Un teatro di burattini nel quale su tutti svetta la presenza di Pietroburgo, una città-sogno che sembra destinata a scomparire con la fine delle sue notti bianche e con il dissolversi delle nebbie che sembrano proteggerla, una città che non è più quella di Tolstoj, né quella di Dostoevskij, e nemmeno quella di Gogol, forse il più vicino esteticamente a Andrej Belyj, il quale ne ha parlato nei suoi celebri Racconti con il suo innato senso del grottesco che ha fatto innamorare tanti lettori.
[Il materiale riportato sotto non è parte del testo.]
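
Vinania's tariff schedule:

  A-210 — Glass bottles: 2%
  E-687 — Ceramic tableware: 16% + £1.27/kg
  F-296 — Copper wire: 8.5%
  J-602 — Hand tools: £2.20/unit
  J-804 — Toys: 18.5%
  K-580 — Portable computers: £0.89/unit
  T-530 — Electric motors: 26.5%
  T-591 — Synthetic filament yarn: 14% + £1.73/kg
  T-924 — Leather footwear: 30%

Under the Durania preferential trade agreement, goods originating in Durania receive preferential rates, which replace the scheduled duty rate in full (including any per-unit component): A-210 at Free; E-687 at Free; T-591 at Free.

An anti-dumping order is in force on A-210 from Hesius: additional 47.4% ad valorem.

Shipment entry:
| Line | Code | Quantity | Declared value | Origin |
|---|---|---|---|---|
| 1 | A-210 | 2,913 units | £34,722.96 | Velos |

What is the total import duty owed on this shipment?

Line 1 (A-210, Velos, 2,913 units, £34,722.96):
Base rate for A-210 is 2%.
A-210 has an FTA preferential rate, but origin Velos is not Durania; base rate stands.
The additional-duty order on A-210 targets Hesius, not Velos; it does not apply.
Duty = £34,722.96 × 2% = £694.46.

£694.46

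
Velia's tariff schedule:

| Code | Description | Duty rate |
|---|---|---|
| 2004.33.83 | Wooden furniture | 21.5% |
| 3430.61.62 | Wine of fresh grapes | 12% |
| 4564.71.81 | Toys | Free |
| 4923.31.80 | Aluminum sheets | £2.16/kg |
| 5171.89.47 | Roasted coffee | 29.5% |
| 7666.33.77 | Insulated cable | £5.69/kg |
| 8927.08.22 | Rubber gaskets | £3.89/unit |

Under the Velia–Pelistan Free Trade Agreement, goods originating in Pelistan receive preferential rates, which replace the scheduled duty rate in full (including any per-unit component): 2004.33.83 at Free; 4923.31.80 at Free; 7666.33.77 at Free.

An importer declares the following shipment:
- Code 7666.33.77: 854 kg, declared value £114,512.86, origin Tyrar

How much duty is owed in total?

Line 1 (7666.33.77, Tyrar, 854 kg, £114,512.86):
Base rate for 7666.33.77 is £5.69/kg.
7666.33.77 has an FTA preferential rate, but origin Tyrar is not Pelistan; base rate stands.
Duty = 854 × £5.69 = £4,859.26.

£4,859.26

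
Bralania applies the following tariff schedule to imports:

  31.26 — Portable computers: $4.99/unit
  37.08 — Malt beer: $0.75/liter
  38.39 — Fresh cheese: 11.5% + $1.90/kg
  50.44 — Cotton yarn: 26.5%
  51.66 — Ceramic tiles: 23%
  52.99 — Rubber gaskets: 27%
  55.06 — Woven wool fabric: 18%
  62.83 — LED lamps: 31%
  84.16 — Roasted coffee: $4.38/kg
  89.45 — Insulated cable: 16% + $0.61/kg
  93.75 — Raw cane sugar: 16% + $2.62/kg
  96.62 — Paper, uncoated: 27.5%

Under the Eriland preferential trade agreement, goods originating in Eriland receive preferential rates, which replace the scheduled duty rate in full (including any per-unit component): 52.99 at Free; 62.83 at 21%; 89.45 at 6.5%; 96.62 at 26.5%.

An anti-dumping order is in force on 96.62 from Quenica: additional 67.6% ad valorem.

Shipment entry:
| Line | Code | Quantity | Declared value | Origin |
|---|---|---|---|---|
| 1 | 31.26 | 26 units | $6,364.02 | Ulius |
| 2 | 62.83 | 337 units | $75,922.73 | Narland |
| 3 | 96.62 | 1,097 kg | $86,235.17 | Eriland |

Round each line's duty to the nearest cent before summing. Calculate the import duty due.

Line 1 (31.26, Ulius, 26 units, $6,364.02):
Base rate for 31.26 is $4.99/unit.
Duty = 26 × $4.99 = $129.74.
Line 2 (62.83, Narland, 337 units, $75,922.73):
Base rate for 62.83 is 31%.
62.83 has an FTA preferential rate, but origin Narland is not Eriland; base rate stands.
Duty = $75,922.73 × 31% = $23,536.05.
Line 3 (96.62, Eriland, 1,097 kg, $86,235.17):
Base rate for 96.62 is 27.5%.
Origin Eriland qualifies under the Bralania–Eriland agreement and 96.62 is covered: preferential rate 26.5% applies instead.
The additional-duty order on 96.62 targets Quenica, not Eriland; it does not apply.
Duty = $86,235.17 × 26.5% = $22,852.32.
Total = $129.74 + $23,536.05 + $22,852.32 = $46,518.11.

$46,518.11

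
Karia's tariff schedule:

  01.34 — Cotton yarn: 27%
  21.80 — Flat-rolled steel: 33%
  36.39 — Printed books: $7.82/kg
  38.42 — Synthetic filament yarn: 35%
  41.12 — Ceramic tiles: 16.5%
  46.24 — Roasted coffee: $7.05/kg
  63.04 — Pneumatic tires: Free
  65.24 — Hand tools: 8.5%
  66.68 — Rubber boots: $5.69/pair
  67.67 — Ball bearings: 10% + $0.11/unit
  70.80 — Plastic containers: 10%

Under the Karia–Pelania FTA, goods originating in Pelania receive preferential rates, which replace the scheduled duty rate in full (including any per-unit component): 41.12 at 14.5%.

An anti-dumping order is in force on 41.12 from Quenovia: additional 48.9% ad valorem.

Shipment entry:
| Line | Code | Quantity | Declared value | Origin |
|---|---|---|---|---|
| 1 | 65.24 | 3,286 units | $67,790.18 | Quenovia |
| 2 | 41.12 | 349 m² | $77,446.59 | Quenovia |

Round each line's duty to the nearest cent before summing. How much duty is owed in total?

$56,412.24

Line 1 (65.24, Quenovia, 3,286 units, $67,790.18):
Base rate for 65.24 is 8.5%.
Duty = $67,790.18 × 8.5% = $5,762.17.
Line 2 (41.12, Quenovia, 349 m², $77,446.59):
Base rate for 41.12 is 16.5%.
41.12 has an FTA preferential rate, but origin Quenovia is not Pelania; base rate stands.
Additional duty on 41.12 from Quenovia: +48.9%. Applied ad valorem rate: 16.5% + 48.9% = 65.4%.
Duty = $77,446.59 × 65.4% = $50,650.07.
Total = $5,762.17 + $50,650.07 = $56,412.24.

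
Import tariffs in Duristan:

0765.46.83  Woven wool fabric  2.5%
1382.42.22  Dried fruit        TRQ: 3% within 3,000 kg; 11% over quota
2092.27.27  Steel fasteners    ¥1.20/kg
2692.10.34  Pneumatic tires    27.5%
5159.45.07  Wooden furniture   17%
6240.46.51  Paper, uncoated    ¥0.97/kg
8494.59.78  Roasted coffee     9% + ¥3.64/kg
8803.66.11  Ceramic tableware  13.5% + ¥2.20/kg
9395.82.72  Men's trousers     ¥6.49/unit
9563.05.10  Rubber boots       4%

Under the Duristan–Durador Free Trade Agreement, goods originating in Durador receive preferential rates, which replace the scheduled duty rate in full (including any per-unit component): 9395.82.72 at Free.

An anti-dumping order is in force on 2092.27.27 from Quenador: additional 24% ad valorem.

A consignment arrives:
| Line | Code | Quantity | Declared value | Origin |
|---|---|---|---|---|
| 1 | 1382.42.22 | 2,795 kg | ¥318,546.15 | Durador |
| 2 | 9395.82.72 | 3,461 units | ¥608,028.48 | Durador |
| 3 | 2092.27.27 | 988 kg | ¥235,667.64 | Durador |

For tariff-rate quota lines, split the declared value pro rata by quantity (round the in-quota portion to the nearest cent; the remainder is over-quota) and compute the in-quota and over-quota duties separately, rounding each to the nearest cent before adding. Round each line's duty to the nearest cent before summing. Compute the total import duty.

¥10,741.98

Line 1 (1382.42.22, Durador, 2,795 kg, ¥318,546.15):
Code 1382.42.22 is under a tariff-rate quota (threshold 3,000 kg). Quantity 2,795 kg is within the quota, so the in-quota rate 3% applies to the full value.
Duty = ¥318,546.15 × 3% = ¥9,556.38.
Line 2 (9395.82.72, Durador, 3,461 units, ¥608,028.48):
Base rate for 9395.82.72 is ¥6.49/unit.
Origin Durador qualifies under the Duristan–Durador agreement and 9395.82.72 is covered: preferential rate Free applies instead.
Duty = ¥608,028.48 × 0% = ¥0.00.
Line 3 (2092.27.27, Durador, 988 kg, ¥235,667.64):
Base rate for 2092.27.27 is ¥1.20/kg.
Origin Durador is the FTA partner but 2092.27.27 is not on the preference list; base rate stands.
The additional-duty order on 2092.27.27 targets Quenador, not Durador; it does not apply.
Duty = 988 × ¥1.20 = ¥1,185.60.
Total = ¥9,556.38 + ¥0.00 + ¥1,185.60 = ¥10,741.98.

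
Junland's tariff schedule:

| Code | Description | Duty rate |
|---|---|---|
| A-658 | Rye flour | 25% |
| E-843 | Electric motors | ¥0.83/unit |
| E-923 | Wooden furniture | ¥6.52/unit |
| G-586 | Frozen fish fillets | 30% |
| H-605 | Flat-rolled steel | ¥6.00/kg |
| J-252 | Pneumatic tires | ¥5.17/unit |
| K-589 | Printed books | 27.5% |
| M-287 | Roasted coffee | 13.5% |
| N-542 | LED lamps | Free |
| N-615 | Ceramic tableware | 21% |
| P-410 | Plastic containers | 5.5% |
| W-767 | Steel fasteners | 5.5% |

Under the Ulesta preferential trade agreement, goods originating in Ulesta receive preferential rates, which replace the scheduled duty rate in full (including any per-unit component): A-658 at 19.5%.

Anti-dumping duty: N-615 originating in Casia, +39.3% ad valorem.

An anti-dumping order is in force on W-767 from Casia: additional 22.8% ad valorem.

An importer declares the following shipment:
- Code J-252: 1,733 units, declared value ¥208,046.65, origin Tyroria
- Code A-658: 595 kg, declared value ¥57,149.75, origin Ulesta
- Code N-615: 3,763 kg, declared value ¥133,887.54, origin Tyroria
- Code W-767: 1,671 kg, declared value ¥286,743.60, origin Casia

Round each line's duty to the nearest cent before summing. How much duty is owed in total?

Line 1 (J-252, Tyroria, 1,733 units, ¥208,046.65):
Base rate for J-252 is ¥5.17/unit.
Duty = 1,733 × ¥5.17 = ¥8,959.61.
Line 2 (A-658, Ulesta, 595 kg, ¥57,149.75):
Base rate for A-658 is 25%.
Origin Ulesta qualifies under the Junland–Ulesta agreement and A-658 is covered: preferential rate 19.5% applies instead.
Duty = ¥57,149.75 × 19.5% = ¥11,144.20.
Line 3 (N-615, Tyroria, 3,763 kg, ¥133,887.54):
Base rate for N-615 is 21%.
The additional-duty order on N-615 targets Casia, not Tyroria; it does not apply.
Duty = ¥133,887.54 × 21% = ¥28,116.38.
Line 4 (W-767, Casia, 1,671 kg, ¥286,743.60):
Base rate for W-767 is 5.5%.
Additional duty on W-767 from Casia: +22.8%. Applied ad valorem rate: 5.5% + 22.8% = 28.3%.
Duty = ¥286,743.60 × 28.3% = ¥81,148.44.
Total = ¥8,959.61 + ¥11,144.20 + ¥28,116.38 + ¥81,148.44 = ¥129,368.63.

¥129,368.63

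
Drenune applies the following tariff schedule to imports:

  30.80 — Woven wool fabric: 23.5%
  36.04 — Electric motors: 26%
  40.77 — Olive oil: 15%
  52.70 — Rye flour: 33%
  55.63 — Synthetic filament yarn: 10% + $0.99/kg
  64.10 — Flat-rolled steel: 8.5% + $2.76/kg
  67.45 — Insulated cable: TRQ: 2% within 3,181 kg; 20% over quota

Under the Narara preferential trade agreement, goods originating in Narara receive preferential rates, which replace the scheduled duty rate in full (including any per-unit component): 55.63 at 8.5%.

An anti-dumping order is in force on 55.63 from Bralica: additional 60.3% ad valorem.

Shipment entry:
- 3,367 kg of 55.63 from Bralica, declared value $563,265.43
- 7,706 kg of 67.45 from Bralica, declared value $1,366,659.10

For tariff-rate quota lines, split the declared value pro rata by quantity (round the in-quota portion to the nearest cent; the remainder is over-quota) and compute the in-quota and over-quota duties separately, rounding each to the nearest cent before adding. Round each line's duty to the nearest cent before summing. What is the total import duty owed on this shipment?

$571,093.69

Line 1 (55.63, Bralica, 3,367 kg, $563,265.43):
Base rate for 55.63 is 10% + $0.99/kg.
55.63 has an FTA preferential rate, but origin Bralica is not Narara; base rate stands.
Additional duty on 55.63 from Bralica: +60.3%. Applied ad valorem rate: 10% + 60.3% = 70.3%.
Duty = $563,265.43 × 70.3% + 3,367 × $0.99 = $399,308.93.
Line 2 (67.45, Bralica, 7,706 kg, $1,366,659.10):
Code 67.45 is under a tariff-rate quota (threshold 3,181 kg). In-quota: 3,181 kg at 2%; over-quota: 4,525 kg at 20%.
Pro-rata value split: in-quota = $1,366,659.10 × 3,181/7,706 = $564,150.35; over-quota = $1,366,659.10 − $564,150.35 = $802,508.75.
In-quota duty = $564,150.35 × 2% = $11,283.01. Over-quota duty = $802,508.75 × 20% = $160,501.75.
Line duty = $11,283.01 + $160,501.75 = $171,784.76.
Total = $399,308.93 + $171,784.76 = $571,093.69.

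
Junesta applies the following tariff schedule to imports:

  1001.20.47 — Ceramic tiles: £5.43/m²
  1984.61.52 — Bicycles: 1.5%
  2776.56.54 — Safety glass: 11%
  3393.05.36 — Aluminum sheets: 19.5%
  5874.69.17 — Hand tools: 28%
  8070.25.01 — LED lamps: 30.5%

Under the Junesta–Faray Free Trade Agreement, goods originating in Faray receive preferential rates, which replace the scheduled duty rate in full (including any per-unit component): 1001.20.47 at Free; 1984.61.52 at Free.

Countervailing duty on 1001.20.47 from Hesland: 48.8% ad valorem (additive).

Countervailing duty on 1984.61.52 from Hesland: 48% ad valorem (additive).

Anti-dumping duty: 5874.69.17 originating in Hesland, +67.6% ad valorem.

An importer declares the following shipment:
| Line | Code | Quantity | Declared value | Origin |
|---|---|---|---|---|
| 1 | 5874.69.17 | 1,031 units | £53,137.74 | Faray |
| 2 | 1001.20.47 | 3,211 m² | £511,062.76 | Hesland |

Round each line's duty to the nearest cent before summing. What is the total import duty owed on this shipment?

£281,712.93

Line 1 (5874.69.17, Faray, 1,031 units, £53,137.74):
Base rate for 5874.69.17 is 28%.
Origin Faray is the FTA partner but 5874.69.17 is not on the preference list; base rate stands.
The additional-duty order on 5874.69.17 targets Hesland, not Faray; it does not apply.
Duty = £53,137.74 × 28% = £14,878.57.
Line 2 (1001.20.47, Hesland, 3,211 m², £511,062.76):
Base rate for 1001.20.47 is £5.43/m².
1001.20.47 has an FTA preferential rate, but origin Hesland is not Faray; base rate stands.
Additional duty on 1001.20.47 from Hesland: +48.8% ad valorem. Applied ad valorem rate = 48.8%.
Duty = £511,062.76 × 48.8% + 3,211 × £5.43 = £266,834.36.
Total = £14,878.57 + £266,834.36 = £281,712.93.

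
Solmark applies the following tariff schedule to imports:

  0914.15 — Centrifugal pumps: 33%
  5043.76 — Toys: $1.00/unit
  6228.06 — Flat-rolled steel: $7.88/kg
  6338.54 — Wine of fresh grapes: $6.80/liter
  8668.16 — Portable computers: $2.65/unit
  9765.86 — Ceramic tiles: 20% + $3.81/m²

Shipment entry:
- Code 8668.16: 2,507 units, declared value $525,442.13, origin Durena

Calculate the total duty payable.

Line 1 (8668.16, Durena, 2,507 units, $525,442.13):
Base rate for 8668.16 is $2.65/unit.
Duty = 2,507 × $2.65 = $6,643.55.

$6,643.55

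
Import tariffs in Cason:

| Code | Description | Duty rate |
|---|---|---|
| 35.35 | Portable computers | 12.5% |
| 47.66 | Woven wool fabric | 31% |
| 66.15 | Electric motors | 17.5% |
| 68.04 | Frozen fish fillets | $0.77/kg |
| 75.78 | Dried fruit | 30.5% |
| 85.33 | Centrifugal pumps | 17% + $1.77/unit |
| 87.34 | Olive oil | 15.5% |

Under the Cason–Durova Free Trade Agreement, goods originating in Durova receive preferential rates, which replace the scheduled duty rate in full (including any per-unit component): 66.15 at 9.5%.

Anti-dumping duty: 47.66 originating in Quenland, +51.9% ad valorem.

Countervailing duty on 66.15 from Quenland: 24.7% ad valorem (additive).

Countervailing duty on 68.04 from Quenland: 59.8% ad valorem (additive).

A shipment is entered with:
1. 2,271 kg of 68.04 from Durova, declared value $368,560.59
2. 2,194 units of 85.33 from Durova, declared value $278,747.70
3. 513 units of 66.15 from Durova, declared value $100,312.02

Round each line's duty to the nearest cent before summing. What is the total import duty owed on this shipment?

$62,548.80

Line 1 (68.04, Durova, 2,271 kg, $368,560.59):
Base rate for 68.04 is $0.77/kg.
Origin Durova is the FTA partner but 68.04 is not on the preference list; base rate stands.
The additional-duty order on 68.04 targets Quenland, not Durova; it does not apply.
Duty = 2,271 × $0.77 = $1,748.67.
Line 2 (85.33, Durova, 2,194 units, $278,747.70):
Base rate for 85.33 is 17% + $1.77/unit.
Origin Durova is the FTA partner but 85.33 is not on the preference list; base rate stands.
Duty = $278,747.70 × 17% + 2,194 × $1.77 = $51,270.49.
Line 3 (66.15, Durova, 513 units, $100,312.02):
Base rate for 66.15 is 17.5%.
Origin Durova qualifies under the Cason–Durova agreement and 66.15 is covered: preferential rate 9.5% applies instead.
The additional-duty order on 66.15 targets Quenland, not Durova; it does not apply.
Duty = $100,312.02 × 9.5% = $9,529.64.
Total = $1,748.67 + $51,270.49 + $9,529.64 = $62,548.80.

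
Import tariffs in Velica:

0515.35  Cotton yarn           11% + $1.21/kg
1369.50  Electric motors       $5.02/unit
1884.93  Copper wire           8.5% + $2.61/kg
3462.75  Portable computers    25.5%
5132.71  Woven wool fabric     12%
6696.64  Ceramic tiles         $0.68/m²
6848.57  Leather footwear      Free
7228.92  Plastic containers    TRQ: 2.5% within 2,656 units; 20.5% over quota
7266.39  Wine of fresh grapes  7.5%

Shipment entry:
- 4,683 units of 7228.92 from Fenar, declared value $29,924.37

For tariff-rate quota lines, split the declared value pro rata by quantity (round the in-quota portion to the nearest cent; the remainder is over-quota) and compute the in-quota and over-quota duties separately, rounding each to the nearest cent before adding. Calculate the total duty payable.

$3,079.57

Line 1 (7228.92, Fenar, 4,683 units, $29,924.37):
Code 7228.92 is under a tariff-rate quota (threshold 2,656 units). In-quota: 2,656 units at 2.5%; over-quota: 2,027 units at 20.5%.
Pro-rata value split: in-quota = $29,924.37 × 2,656/4,683 = $16,971.84; over-quota = $29,924.37 − $16,971.84 = $12,952.53.
In-quota duty = $16,971.84 × 2.5% = $424.30. Over-quota duty = $12,952.53 × 20.5% = $2,655.27.
Line duty = $424.30 + $2,655.27 = $3,079.57.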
La città che emerge dalle brume della scrittura di “Andrea Il bianco” è risultato del cozzare tra due cerchi in un solo punto come rappresentato mirabilmente nella copertina che riporta un dipinto di scuola suprematista: due cerchi concentrici, quello bianco delle prospettive e dei geometrici e opulenti palazzi abitati da ufficiali, burocrati e aristocratici e quello nero, composto dalle isole che circondano la città dove nei reconditi vicoli che la rendono la “fetida Palmira del Nord”, vivono ladri, meretrici, assassini e spie. I due cerchi si incontrano in un punto, che è insieme punto spaziale e punto metafisico, punto sulla cartina geografica (cioè Pietroburgo) e punto nella mente umana, le molteplici voci narranti del romanzo. Una città illusoria che emerge dalle nebbie, il cui frutto ed essenza stessa è proprio il sogno, come il capolavoro di Andrej Belyj, che è una bellissima celebrazione di uno spazio fisico e della fantastica, immaginifica e indistruttibile forza della letteratura.